Good candidates for delegation:
- local edits with clear diffs
- code changes covered by tests
- structured files with parsers or validators
- transformations where the original can be restored
- repetitive changes with easy spot checks
Riskier candidates:
- large documents with many similar sections
- niche formats you cannot personally inspect
- financial, legal, medical, or compliance records
- workflows involving many sequential edits
- tasks where “mostly right” is still expensive
The danger zone is not the model saying “I cannot do that.” It is the model confidently producing a plausible artifact that has drifted away from the original.
The Benchmark Itself Has Limits
The paper is clear about limitations.
The simulated interactions are single-turn instructions. Real users often underspecify requests, ask follow-up questions, change their mind, and carry state across sessions. That may make real workflows harder, not easier.

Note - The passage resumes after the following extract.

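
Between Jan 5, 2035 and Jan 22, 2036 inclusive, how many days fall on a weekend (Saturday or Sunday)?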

The benchmark is also constrained to reversible document edits. Many knowledge-work tasks are not cleanly reversible. Planning, negotiation, communication, and creative development do not always have an obvious original document to reconstruct.
The evaluation favors domains where parsing is feasible. That is reasonable for a benchmark, but it means the hardest open-ended tasks are only partially covered.
Still, those limits do not weaken the main finding. If models already corrupt structured reversible documents under controlled conditions, then production delegation needs stronger guardrails.
The Real Lesson
The paper lands at an uncomfortable but useful point: delegation is not the same as generation.
Generation asks, “Can the model produce something useful?”
Delegation asks, “Can the model change my existing work without damaging what must remain true?”
That second question is much harder. It requires memory, precision, domain understanding, context filtering, and verification. It also requires product design that assumes silent corruption is possible.
The future of AI work will not be decided only by which model writes the best first draft. It will be decided by which systems can keep important artifacts intact while changing them over time.
DELEGATE-52 gives that problem a concrete shape. The current answer is sobering: models are improving quickly, but they are not yet trustworthy delegates across most professional document domains.
Use them. But keep the diff, run the checks, preserve the original, and make the verification layer stronger than the demo.